The thermoplastic to be used according to the teaching of the invention Materials generally belong to the phenol-aldehyde resin type. Practically all phenol-aldehyde resins are used here will; their selection is based solely on the intended use and the required properties.

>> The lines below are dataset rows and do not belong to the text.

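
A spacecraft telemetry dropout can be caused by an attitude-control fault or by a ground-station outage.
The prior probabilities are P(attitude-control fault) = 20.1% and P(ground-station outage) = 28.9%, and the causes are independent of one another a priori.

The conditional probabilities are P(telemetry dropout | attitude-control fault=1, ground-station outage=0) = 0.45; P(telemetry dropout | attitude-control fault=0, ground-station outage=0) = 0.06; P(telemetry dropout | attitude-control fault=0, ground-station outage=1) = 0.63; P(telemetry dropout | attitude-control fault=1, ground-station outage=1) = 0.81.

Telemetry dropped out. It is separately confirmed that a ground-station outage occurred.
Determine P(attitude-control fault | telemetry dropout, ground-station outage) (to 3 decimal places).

P(telemetry dropout | ground-station outage) = 0.63*0.799 + 0.81*0.201 = 0.503370 + 0.162810 = 0.666180
The attitude-control fault-present share is 0.81*0.201 = 0.162810.
P(attitude-control fault | telemetry dropout, ground-station outage) = 0.162810 / 0.666180 ≈ 0.244

P(attitude-control fault | telemetry dropout, ground-station outage) ≈ 0.244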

The following are suitable for the production of phenol-aldehyde resins, for example: phenol, cresol, xylene, alkylphenols such as p-tertiary amylphenol, p-cyclohexylphenol arylphenols such as p-phenylphenol, triphenyl-p-hydroxyphenol | Alkenylphenols such as p- and o-1,5 disowie -1,3 dibutenylphenol, 1/3/5 tributenylphenolj halogenated phenols such as mono-, di-, tri- and tetrachlorophenolι resorcinol, hydroquinone and mixtures thereof t sulfonated phenols, such as p -Hydroxy-terbutyl-benzenesulfonic acid »2-, 3- and polyhydric phenols, such as resorcinol, catechin, hydroquinone, pyrocateohin, pyrogallol, phloroglucinol, benzenetriol, xylenol, polynuclear phenols, such as α- and β-naphthol and β-naphthol, such as a- and ß-naphthol, anhydrous, phenol, anthraoene Mixtures thereof

For the production of the to be used according to the teaching of the invention Phenolic resins can also be any of the above-mentioned substituted phenols. In addition, if desired, the phenol-aldehyde resins used are modified; for example, phenol-formaldehyde resins with diphenyloxide can be used modify. In this way, a phenol-formaldehyde resin is obtained which is between at least one aromatic Group has an oxygen bridge.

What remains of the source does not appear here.